Les préfectures de Creuse et Corrèze jouent ainsi la carte de la « répression » des militants de gauche et écologistes selon le journal local IPNS, proposé par des bénévoles habitants du territoire. Ce dernier sous-titrait son numéro de mars 2025 « Inquiétantes Préfectures Nous Suspectent » et dénonce régulièrement les vagues de suppression de subventions à des associations jugées trop militantes : harcèlement judiciaire, fichage de militants ou encore déploiement d’importants dispositifs policiers lors de mobilisations écologistes pacifiques. Le 5 octobre 2024, à l’occasion d’une manifestation « pour des forêts vivantes » la préfecture de Creuse avait déployé un dispositif policier jugé « disproportionné » par de nombreux manifestants.
Le député de Creuse Bartolomé Lenoir, depuis son élection en 2024, se positionne également en pourfendeur de « l’Ultra-Gauche ». Il utilise l’anti-écologisme comme argument politique et met en scène un clivage entre néo-ruraux écologistes et anciens habitants conservateurs. Ces « Français honnêtes » vivraient « dans la peur d’être squattés » par des « militants de la destruction » : « des individus qui considèrent nos agriculteurs comme des nuisibles ».

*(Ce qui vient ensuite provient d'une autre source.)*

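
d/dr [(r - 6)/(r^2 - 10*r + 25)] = (7 - r)/(r^3 - 15*r^2 + 75*r - 125)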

Des écologistes comme boucs émissaires
Dans ce contexte de stigmatisation régulière par des pouvoirs publics et des représentants politiques, les habitants perçus comme « écologistes » sont également pointés du doigt par des représentants de syndicats agricoles.
Sur le sujet clivant du retour du loup sur le plateau de Millevaches, certains représentants locaux de la FNSEA – syndicat majoritaire – et de la Coordination Rurale érigent ainsi « les écolos » en boucs émissaires. Ils les accusent notamment d’être à l’origine de l’introduction du loup en Limousin via des lâchers illégaux, suivis par le député Bartholomé Lenoir qui dénonçait « les écolos qui veulent réintroduire le loup ! », avant sa participation le 7 août 2025 à un rassemblement contre le loup ayant réuni plusieurs centaines de personnes à Millevaches, en Corrèze.
À l’inverse, certains habitants, y compris des éleveurs, imputent une partie de la responsabilité des attaques de loups sur le bétail à « l’inaction des syndicats ».
« Il y a beaucoup d’éleveurs sur le plateau qui réfléchissent aux moyens de se protéger », affirme l’une des membres de l’association naturaliste Carduelis. « Mais il y a des syndicats agricoles comme la FNSEA qui sont ouvertement dans l’immobilisme total. Ils ne sont pas là pour défendre les éleveurs. »
Dès 2018, la Chambre d’Agriculture présidée par Tony Cornelissen, membre de la Fédération Départementale des Syndicats d’Exploitants Agricoles (FDSEA) – branche locale de la FNSEA – avait refusé de participer à la cellule de veille sur le loup et de collaborer avec toute structure réfléchissant à la réduction du risque de prédation, freinant ainsi la possibilité de se préparer au retour des canidés.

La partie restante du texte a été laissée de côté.